Атеизм склонен к гораздо более невероятным предположениям относительно природы человека, чем те, которые делает религия. Главным образом, его подводит страсть всё богатое и сложное выводить из бедного и простого. Душа, творчество, общество, культура выводятся из игры и борьбы случайных и не сознающих себя сил… сколько бы труда это ни стоило. Все усилия «отрицательной этики» выдать дурное, запретное, лживое, низкое за «истинную нравственную природу человека», подавляемую в силу обычая, разбиваются о вопрос: откуда же берутся противоположные, якобы противоестественные побуждения, т. е. неувядающее, неуничтожимое и в поколениях восстанавливающее себя стремление к добру, правде и красоте? Переворот в области ценностей, который мы наблюдаем, сводится к простой перемене знаков и освобождению сдерживаемых устремлений, однако никакого «нового знания о человеке» в себе не содержит. Даже если мы провозгласим совокупление на площадях, нечистоту и сквернословие «нравственно безупречными, естественными и желательными», если мы – а к тому идет – назовем зло добром, а добро злом, мы ничего по-настоящему не изменим. Легко объявить зло «естественным», труднее будет объяснить якобы «противоестественное» стремление к добру. Победа зла, напротив, создаст непреодолимые трудности для его идейных защитников. Пока усилия общества направлялись на защиту от нравственной неполноценности, от недостатка развития и откровенного уродства, еще можно было говорить о «вынужденности» нравственного поведения и о «насилии над природой человека». Однако уже на следующий день после освобождения от нравственных авторитетов, и чем дальше, тем больше, стремление к добру, правде и красоте – посреди широко раскинувшего сети соблазна – будет всё более и более необъяснимо. Легко, очень легко предположить, что творчество – скажем – Достоевского было проявлением борьбы его истинного «я» с принудительно навязанным нравственным порядком; гораздо труднее объяснить бунт человека, все низменные желания которого не замедлят удовлетвориться, стоит только захотеть, ради «устарелых» и «противоестественных» высших ценностей. А именно таково будет положение, к которому мы, я полагаю, придем.
***
Страсти для своего проявления не нуждаются в развитии, а дух – нуждается. Ползать проще, чем ходить, но именно прямостояние естественно для человека. Почва духа глубже почвы инстинктов и достигается только развитием. Инстинкт – поверхность жизни, дух – глубина.
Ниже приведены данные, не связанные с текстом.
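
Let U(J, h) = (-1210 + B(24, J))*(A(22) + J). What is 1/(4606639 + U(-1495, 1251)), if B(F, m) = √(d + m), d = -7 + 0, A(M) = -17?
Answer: 6436159/41427576461569 + 1512*I*√1502/41427576461569 ≈ 1.5536e-7 + 1.4145e-9*I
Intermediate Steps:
d = -7
B(F, m) = √(-7 + m)
U(J, h) = (-1210 + √(-7 + J))*(-17 + J)
1/(4606639 + U(-1495, 1251)) = 1/(4606639 + (20570 - 1210*(-1495) - 17*√(-7 - 1495) - 1495*√(-7 - 1495))) = 1/(4606639 + (20570 + 1808950 - 17*I*√1502 - 1495*I*√1502)) = 1/(4606639 + (1829520 - 1512*I*√1502)) = 1/(6436159 - 1512*I*√1502)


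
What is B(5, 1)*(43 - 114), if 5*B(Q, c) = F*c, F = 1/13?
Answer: -71/65 ≈ -1.0923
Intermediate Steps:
F = 1/13 (F = 1*(1/13) = 1/13 ≈ 0.076923)
B(Q, c) = c/65 (B(Q, c) = (c/13)/5 = c/65)
B(5, 1)*(43 - 114) = ((1/65)*1)*(43 - 114) = (1/65)*(-71) = -71/65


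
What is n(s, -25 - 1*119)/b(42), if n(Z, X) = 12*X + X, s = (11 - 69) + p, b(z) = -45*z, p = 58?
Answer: 104/105 ≈ 0.99048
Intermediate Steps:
s = 0 (s = (11 - 69) + 58 = -58 + 58 = 0)
n(Z, X) = 13*X
n(s, -25 - 1*119)/b(42) = (13*(-25 - 1*119))/((-45*42)) = (13*(-25 - 119))/(-1890) = (13*(-144))*(-1/1890) = -1872*(-1/1890) = 104/105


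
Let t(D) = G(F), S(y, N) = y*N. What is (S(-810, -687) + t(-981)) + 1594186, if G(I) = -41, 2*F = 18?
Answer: 2150615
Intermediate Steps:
F = 9 (F = (1/2)*18 = 9)
S(y, N) = N*y
t(D) = -41
(S(-810, -687) + t(-981)) + 1594186 = (-687*(-810) - 41) + 1594186 = (556470 - 41) + 1594186 = 556429 + 1594186 = 2150615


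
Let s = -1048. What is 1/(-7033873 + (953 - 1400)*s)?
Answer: -1/6565417 ≈ -1.5231e-7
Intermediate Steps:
1/(-7033873 + (953 - 1400)*s) = 1/(-7033873 + (953 - 1400)*(-1048)) = 1/(-7033873 - 447*(-1048)) = 1/(-7033873 + 468456) = 1/(-6565417) = -1/6565417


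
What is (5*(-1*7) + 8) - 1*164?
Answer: -191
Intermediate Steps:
(5*(-1*7) + 8) - 1*164 = (5*(-7) + 8) - 164 = (-35 + 8) - 164 = -27 - 164 = -191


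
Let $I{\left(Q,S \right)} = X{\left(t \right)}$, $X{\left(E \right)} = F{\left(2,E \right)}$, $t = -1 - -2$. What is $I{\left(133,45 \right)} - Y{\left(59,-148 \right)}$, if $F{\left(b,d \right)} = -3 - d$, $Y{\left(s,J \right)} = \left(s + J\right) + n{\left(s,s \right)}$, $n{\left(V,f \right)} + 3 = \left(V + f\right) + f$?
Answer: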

Наше время – время оправдания инстинкта. Провозглашена его безусловная полезность, а дух, в свою очередь, признан гасителем человеческого. Однако в общественной жизни не разрушительны только смягченные и облагороженные проявления инстинкта. Инстинкт терпим только там, где одухотворен. Он указывает цели, но не может руководить нами в их достижении. Азы и зачатки семьи и общества инстинктивны, но если вполне предоставить их бессознательным силам – горе таким обществу и семье. Инстинкт воистину первый учитель, и именно потому – учитель, которого надо оставить. Нас же призывают из высшей школы, школы духа, вернуться в ясли.
***
Потребительская культура бесстыдно эксплуатирует коренную человеческую способность – способность бесконечно желать, сводя ее цели с небес на землю, из мечты о полноте делая мечту о насыщении. Разоблачая демона потребительства, мы не должны забывать, что он, как и все остальные демоны, не в силах внести в мир ничего нового, но только искажает стремления и способности, которые были в мире и до него. Способность безгранично желать есть добрая способность, одна из сугубо человеческих черт, отличающих нас от животных. Подмена совершается в области целей: они становятся исключительно материальными и больше не требуют усилий от достигающего, имею в виду, усилий духа и совести, внимания и творчества. Если тех, высших целей достигает человек сосредоточенный, то подменных, материальных – человек сугубо развлеченный, потерявший равновесие внутри себя. Он умеет желать, но не умеет стремиться. Стремиться, значит молчаливо выбрать цель и сосредоточенно и молчаливо же преследовать ее; увидеть свет, и темными неторными тропами к нему пробираться… Желание – горячо и переменчиво, алчно и непостоянно. Неодухотворенное желание заводит человека в темный лес, да там и оставляет, и только высшие стремления указывают ему путь к выходу. Эти-то высшие стремления к тому, чего нельзя увидеть и чем нельзя обладать, старательно изгоняются из мира. Мы всё глубже заходим в лес темных желаний… и солнце уже низко над деревьями и вот-вот уйдет от нас.